The issue of how to cost-effectively create knowledge graphs for the purpose of data integration was all around in the air. I was impressed by seeing how present the topic of data integration was not only at Bayer but for all pharmaceutical companies present there. In my talk, titled 'Domain-specific knowledge graphs for knowledge management and knowledge discovery' I emphasized that all data integration activities require clear use cases and competency questions to scope a project adequately and get the most out of the data. But cost is an issue. Semantics and ontologies are key to data integration, providing the five principles for semantic data integration:
- Normalization: Semantics is inherently reductionists, abstracting from details and focusing on commonalities. Practically, this is achieved by mapping data to an agreed upon set of IDs and vocabulary elements.
- Reuse: Normalization is achieved by reuse of vocabulary and IDs, do not invent own IDs or vocabulary elements if suitable elements exist already? Otherwise, integration will simply not happen.
- Commitment: Commitment is about agreeing to understand a certain concept in the same way as the stakeholder who introduced that concept; this works without formal axiomatic definitions. It works when we speak. We can exchange messages in natural language without formally agreeing on the definition of each single word.
- Grouping: Normalization and typing allows to group different entities together at a certain abstraction level. This is key for aggregation (see below), that is computing summarization for data that are grouped according to some criterion.
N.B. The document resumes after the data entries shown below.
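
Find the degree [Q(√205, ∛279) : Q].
[Q(√205, ∛279) : Q] = 6

Let L = Q(√205, ∛279). Since Q(√205) ⊂ L and [Q(√205):Q] = 2, the tower law gives 2 | [L:Q]. Likewise Q(∛279) ⊂ L with [Q(∛279):Q] = 3 (because 279 is not a perfect cube), so 3 | [L:Q]. As gcd(2,3) = 1, [L:Q] is divisible by 6. Conversely L is generated over Q by √205 and ∛279, so [L:Q] ≤ 2·3 = 6. Therefore [Q(√205, ∛279) : Q] = 6.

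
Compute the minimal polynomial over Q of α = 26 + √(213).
m_α(x) = x^2 - 52x + 463

From α - 26 = √(213), squaring gives (α - 26)^2 = 213, i.e. α^2 - 52α + 676 = 213, so α^2 - 52α + 463 = 0. The discriminant of x^2 - 52x + 463 is (-52)^2 - 4·(463) = 2704 - 1852 = 852, and 4·(213) is not a perfect square in Q since 213 is squarefree and ≠ 1. Hence x^2 - 52x + 463 is irreducible over Q and is the minimal polynomial of α.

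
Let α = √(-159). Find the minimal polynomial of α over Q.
m_α(x) = x^2 + 159

α satisfies α^2 + 159 = 0, so x^2 + 159 annihilates α. Since d = -159 is squarefree and ≠ 1, it is not a perfect square in Q, so x^2 + 159 has no rational root and is therefore irreducible over Q (a degree-2 polynomial over a field is irreducible iff it has no root). Hence m_α(x) = x^2 + 159.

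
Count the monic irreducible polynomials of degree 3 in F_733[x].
There are 131277368 monic irreducible polynomials of degree 3 over F_733

Each element of F_{733^3} that lies in no proper subfield is a root of exactly one monic irreducible of degree 3 over F_733, and each such polynomial has 3 distinct roots in F_{733^3}. By Möbius inversion the count is N_733(3) = (1/3) Σ_{d|3} μ(3/d) · 733^d = (1/3)(μ(3)·733^1 + μ(1)·733^3) = 393832104/3 = 131277368.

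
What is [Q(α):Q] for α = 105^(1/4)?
[Q(α):Q] = 4

α is a root of x^4 - 105. By Eisenstein's criterion at the prime p = 3 (which divides the constant term 105 but p^2 = 9 does not, since 105 is squarefree), x^4 - 105 is irreducible over Q. Hence [Q(α):Q] = 4.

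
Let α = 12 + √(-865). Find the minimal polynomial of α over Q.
m_α(x) = x^2 - 24x + 1009

From α - 12 = √(-865), squaring gives (α - 12)^2 = -865, i.e. α^2 - 24α + 144 = -865, so α^2 - 24α + 1009 = 0. The discriminant of x^2 - 24x + 1009 is (-24)^2 - 4·(1009) = 576 - 4036 = -3460, and 4·(-865) is not a perfect square in Q since -865 is squarefree and ≠ 1. Hence x^2 - 24x + 1009 is irreducible over Q and is the minimal polynomial of α.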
- Aggregation: The ultimate goal of any semantic data integration exercise. At the end of the day, we are less interested in the single data point, put in aggregating all data points or entities that share certain characteristics or features and provide informative summaries / statics for the aggregated elements.
I also talked about the challenges of incorporating unstructured / textual information into knowledge graphs via text mining. Errors are unavoidable when using machine reading / information techniques. On the other hand, by deploying machine reading, we are able to ingest information from text at a speed and scale that no single human would ever be able to do.
So "Where is the sweet-spot along the trade-off between being able to „machine read“ a large amount of documents and having to live with errors?"
The panel after the talks in the morning of the 7th of December was very informative and lively. There were very interesting discussions on the role of foundational/upper ontologies in data integration, the cost of integrating data using knowledge graphs compared to using a standard data warehouse approach, the challenge of dealing with datasets and vocabularies that constantly evolve, the question how to implement quality assurance / quality control over an evolving knowledge graph and how to effectively involve users in this process. Big questions!
It was a great conference. It was a pleasure to speak to the audience, a very interesting and knowledgeable audience indeed. The post-its all around and all the brainstorming going on were really inspiring and fruitful. When is the next edition?